Das Forschungsprojekt „Joseph Beuys und der Nationalsozialismus – Ein Laborraum“ wurde im Rahmen eines vom NRW-Kulturministerium geförderten Forschungsvolontariats in Kooperation mit der Hochschule Rhein-Waal und der Heinrich-Heine-Universität Düsseldorf realisiert. Die Bestände des Museums Schloss Moyland bilden die Grundlage für die Auseinandersetzung mit Beuys’ Jugend, seiner Zeit als Soldat, seiner Beteiligung an einem Wettbewerb für ein Denkmal im ehemaligen KZ Auschwitz-Birkenau sowie der Aktion Polentransport 1981.

Schloss Moyland hatte bereits im März zu einem Symposium und einer Ausstellung zu dem Thema eingeladen.
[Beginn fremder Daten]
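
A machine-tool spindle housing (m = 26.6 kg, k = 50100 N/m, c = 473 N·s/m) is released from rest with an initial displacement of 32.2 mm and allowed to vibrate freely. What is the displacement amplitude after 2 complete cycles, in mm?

2.32 mm

ζ = c/(2√(km)) = 473/(2√(50100 × 26.6)) = 473/2309 = 0.2049.
Logarithmic decrement δ = 2πζ/√(1 − ζ²) = 2π × 0.2049/√(1 − 0.0420) = 1.315.
After n cycles, x_n/x₀ = e^(−nδ), so x_2 = 32.2 × e^(−2 × 1.315) = 32.2 × 0.07206 = 2.320 mm.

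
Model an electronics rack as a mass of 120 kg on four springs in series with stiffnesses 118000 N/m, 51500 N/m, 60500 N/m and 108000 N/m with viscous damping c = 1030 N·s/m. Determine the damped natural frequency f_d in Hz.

1.86 Hz

Series springs: 1/k_eq = 1/118000 + 1/51500 + 1/60500 + 1/108000 = 5.368×10^-5, so k_eq = 18630 N/m.
ω_n = √(k_eq/m) = √(18630/120) = 12.46 rad/s.
Critical damping c_c = 2√(k_eq·m) = 2√(18630 × 120) = 2990 N·s/m, so ζ = c/c_c = 1030/2990 = 0.3444.
ω_d = ω_n√(1 − ζ²) = 12.46 × √(1 − 0.119) = 11.70 rad/s.
f_d = ω_d/(2π) = 1.862 Hz.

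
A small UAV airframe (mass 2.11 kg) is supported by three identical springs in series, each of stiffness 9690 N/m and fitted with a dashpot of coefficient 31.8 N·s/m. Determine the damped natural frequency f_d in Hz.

Series springs: 1/k_eq = 3/9690, so k_eq = 9690/3 = 3230 N/m.
ω_n = √(k_eq/m) = √(3230/2.11) = 39.13 rad/s.
Critical damping c_c = 2√(k_eq·m) = 2√(3230 × 2.11) = 165.1 N·s/m, so ζ = c/c_c = 31.8/165.1 = 0.1926.
ω_d = ω_n√(1 − ζ²) = 39.13 × √(1 − 0.0371) = 38.39 rad/s.
f_d = ω_d/(2π) = 6.110 Hz.

6.11 Hz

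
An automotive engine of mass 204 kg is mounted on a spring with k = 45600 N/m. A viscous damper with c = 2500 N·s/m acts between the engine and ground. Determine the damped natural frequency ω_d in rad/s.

13.6 rad/s

ω_n = √(k/m) = √(45600/204) = 14.95 rad/s.
Critical damping c_c = 2√(k·m) = 2√(45600 × 204) = 6100 N·s/m, so ζ = c/c_c = 2500/6100 = 0.4098.
ω_d = ω_n√(1 − ζ²) = 14.95 × √(1 − 0.168) = 13.64 rad/s.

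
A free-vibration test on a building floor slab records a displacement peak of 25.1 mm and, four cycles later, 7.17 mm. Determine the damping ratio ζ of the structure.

0.0498

Logarithmic decrement δ = (1/n)·ln(x₀/x_n) = (1/4)·ln(25.1/7.17) = (1/4)·ln(3.501) = 0.3132.
ζ = δ/√(4π² + δ²) = 0.3132/√(39.48 + 0.0981) = 0.3132/6.291 = 0.04979.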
Die Frage, wie Joseph Beuys, der als Freiwilliger in der Luftwaffe am Zweiten Weltkrieg teilnahm, zum Nationalsozialismus stand und welche Haltung er zum Holocaust hatte, wird seit Längerem kontrovers diskutiert. Äußerungen des Künstlers werden als Belege für seine möglicherweise unzureichende Distanzierung oder sogar anhaltende Nähe zu nationalsozialistischem Gedankengut angeführt.